1. Tunika mukosa : lapisan dari dalam ke luar sebagai berikut :

Epithelium transisional : pada kaliks dua sampai empat lapis, pada ureter

empat sampai lima lapis, pada vesica urinaria 6-8 lapis.

Tunika submukosa tidak jelas.

Lamina propria beberapa lapisan.

Luar jaringan ikat padat tanpa papila, mengandung serabut elastis dan

sedikit noduli limfatisi kecil, dalam jaringan ikat longgar.

Kedua-dua lapisan ini menyebabkan tunika mukosa ureter dan vesika

urinaria dalam keadaan kosong membentuk lipatan membujur.

2. Tunika muskularis : otot polos sangat longgar dan saling dipisahkan oleh jaringan

ikat longgar dan anyaman serabut elastis.
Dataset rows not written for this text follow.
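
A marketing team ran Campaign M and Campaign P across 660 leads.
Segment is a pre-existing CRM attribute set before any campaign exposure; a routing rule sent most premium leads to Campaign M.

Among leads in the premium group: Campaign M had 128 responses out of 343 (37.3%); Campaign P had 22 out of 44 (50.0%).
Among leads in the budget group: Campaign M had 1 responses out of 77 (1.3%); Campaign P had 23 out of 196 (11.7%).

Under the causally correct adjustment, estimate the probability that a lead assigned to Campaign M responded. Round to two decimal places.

0.22

Customer segment satisfies the back-door criterion: it is not a descendant of the campaign, and it blocks the spurious path from campaign to outcome. Adjusting for it (i.e., using the within-customer segment rates) gives the causal effect.
Standardising Campaign M to the population customer segment mix: 0.586·128/343 + 0.414·1/77 = 0.224.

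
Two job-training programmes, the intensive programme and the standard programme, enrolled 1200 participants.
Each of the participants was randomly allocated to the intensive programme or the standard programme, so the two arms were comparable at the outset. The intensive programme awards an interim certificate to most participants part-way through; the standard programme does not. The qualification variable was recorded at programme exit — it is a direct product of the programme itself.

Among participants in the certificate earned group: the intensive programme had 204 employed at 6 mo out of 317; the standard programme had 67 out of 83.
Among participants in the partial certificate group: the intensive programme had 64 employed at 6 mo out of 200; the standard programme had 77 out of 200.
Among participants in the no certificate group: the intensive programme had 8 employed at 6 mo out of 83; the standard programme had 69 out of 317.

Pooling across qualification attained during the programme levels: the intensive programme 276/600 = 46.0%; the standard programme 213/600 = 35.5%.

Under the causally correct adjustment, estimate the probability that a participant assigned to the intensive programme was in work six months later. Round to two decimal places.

Qualification attained during the programme lies on the pathway programme → qualification attained during the programme → outcome, so adjusting for it blocks the indirect effect. For the total causal effect of programme, use the unadjusted pooled rates.
So P(outcome | do(the intensive programme)) is just the pooled rate for the intensive programme: 276/600 = 0.460.

0.46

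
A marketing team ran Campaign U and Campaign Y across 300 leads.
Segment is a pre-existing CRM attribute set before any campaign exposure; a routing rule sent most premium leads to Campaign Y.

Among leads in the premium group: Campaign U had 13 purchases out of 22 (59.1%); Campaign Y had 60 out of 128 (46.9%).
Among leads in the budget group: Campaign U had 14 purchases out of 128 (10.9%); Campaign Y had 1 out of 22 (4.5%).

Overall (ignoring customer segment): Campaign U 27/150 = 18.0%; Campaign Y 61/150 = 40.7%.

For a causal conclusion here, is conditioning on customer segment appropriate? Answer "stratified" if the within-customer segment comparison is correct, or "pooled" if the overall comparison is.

The stratified and pooled comparisons disagree (Campaign U wins within each customer segment; Campaign Y wins overall), so the answer turns on the causal role of customer segment.
Nothing the campaign does changes customer segment; the imbalance is an allocation artefact. With customer segment also predicting the outcome, the pooled figure is confounded, and the within-stratum comparison is the causal one.
Within each level — premium: 59.1% vs 46.9%; budget: 10.9% vs 4.5% — Campaign U is higher every time.

stratified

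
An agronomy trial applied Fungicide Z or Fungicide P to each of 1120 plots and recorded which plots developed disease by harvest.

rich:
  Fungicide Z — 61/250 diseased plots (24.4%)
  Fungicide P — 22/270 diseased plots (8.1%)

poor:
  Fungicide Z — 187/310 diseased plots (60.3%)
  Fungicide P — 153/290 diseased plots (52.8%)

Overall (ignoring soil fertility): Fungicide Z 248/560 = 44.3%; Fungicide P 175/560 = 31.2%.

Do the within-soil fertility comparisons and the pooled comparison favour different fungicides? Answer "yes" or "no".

no

Within each soil fertility level (rich 24.4% vs 8.1%; poor 60.3% vs 52.8%), Fungicide P has the lower rate every time. Pooled: 44.3% vs 31.2% — Fungicide P has the lower rate overall. They agree.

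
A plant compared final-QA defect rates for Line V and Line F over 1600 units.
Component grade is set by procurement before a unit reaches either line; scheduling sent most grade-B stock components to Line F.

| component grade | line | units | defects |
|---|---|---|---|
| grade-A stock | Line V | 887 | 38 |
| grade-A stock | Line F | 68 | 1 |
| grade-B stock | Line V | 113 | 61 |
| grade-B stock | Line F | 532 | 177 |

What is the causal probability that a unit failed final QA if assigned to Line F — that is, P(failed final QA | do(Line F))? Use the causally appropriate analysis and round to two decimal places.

Here component grade is a common cause — it drives both which line a case falls under and the outcome. The crude comparison mixes populations; the stratum-specific rates are the causally relevant ones.
Standardising Line F to the population component grade mix: 0.597·1/68 + 0.403·177/532 = 0.143.

0.14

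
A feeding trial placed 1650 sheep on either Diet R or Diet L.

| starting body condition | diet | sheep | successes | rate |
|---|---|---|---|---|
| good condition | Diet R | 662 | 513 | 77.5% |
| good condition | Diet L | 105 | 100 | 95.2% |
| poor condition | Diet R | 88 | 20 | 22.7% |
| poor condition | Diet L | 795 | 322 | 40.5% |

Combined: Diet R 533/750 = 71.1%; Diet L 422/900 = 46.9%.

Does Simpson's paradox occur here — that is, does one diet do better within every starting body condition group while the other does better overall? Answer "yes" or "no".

Within each starting body condition level (good condition 77.5% vs 95.2%; poor condition 22.7% vs 40.5%), Diet L has the higher rate every time. Pooled: 71.1% vs 46.9% — Diet R has the higher rate overall. The two comparisons disagree.

yes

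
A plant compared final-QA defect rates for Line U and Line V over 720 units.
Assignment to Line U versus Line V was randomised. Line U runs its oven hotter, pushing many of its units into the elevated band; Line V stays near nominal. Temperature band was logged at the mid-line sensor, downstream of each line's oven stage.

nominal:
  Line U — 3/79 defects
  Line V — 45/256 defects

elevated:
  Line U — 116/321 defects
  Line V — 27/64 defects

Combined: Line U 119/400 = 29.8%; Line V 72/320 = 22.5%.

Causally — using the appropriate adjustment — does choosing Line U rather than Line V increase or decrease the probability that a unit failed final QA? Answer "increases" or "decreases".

Line U is lower inside every in-process temperature band stratum but Line V is lower in aggregate. Whether to stratify depends on how in-process temperature band relates to the line.
Stratifying would compare lines among units the lines themselves sorted into in-process temperature band groups — a form of selection on an intermediate. The unconditioned pooled rates give the total causal effect.
Pooled: Line U 29.8% vs Line V 22.5%; Line V is lower overall.

increases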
Otot membentuk tiga lapisan : stratum

longitudinale internum, stratum sirkulare dan stratum longitudinale eksternum.

3. Tunika adventisia : jaringan ikat longgar.

Fungsi dan Mekanisme Kerja Ginjal

Ginjal merupakan suatu organ yang melakukan berbagai fungsi yang ditujukan untuk

mempertahankan homeostasis. Jika terdapat kelebihan air atau elektrolit tertentu di CES,

misalnya garam (NaCl), ginjal dapat mengeliminasi kelebihan tersebut di dalam urin. Jika

terjadi kekurangan, ginjal sebenarnya tidak dapat memberi tambahan konstituen yang kurang

10

tersebut, tetapi dapat membatasi kehilangan zat tersebut melalui urin, sehingga dapat

menyimpan sampai lebih banyak zat tersebut didapat dari makanan. Dengan demikian, ginjal

dapat lebih efisien melakukan kompensasi untuk kelebihan daripada kekurangan, seperti

tercermin lebih jauh pada kenyataan bahwa pada beberapa keadaan ginjal tidak dapat secara

total menghentikan pengeluaran suatu bahan penting melalui urin, walaupun tubuh sedang

kekurangan bahan tersebut. Contoh utama adalah defisit H2O. Walaupun seseorang tidak

mengkonsumsi H2O, ginjal harus menghasilkan sekitar satu liter H2O dalam urin setiap hari

untuk melaksanakan fungsi penting lain sebagai “pembersih” tubuh.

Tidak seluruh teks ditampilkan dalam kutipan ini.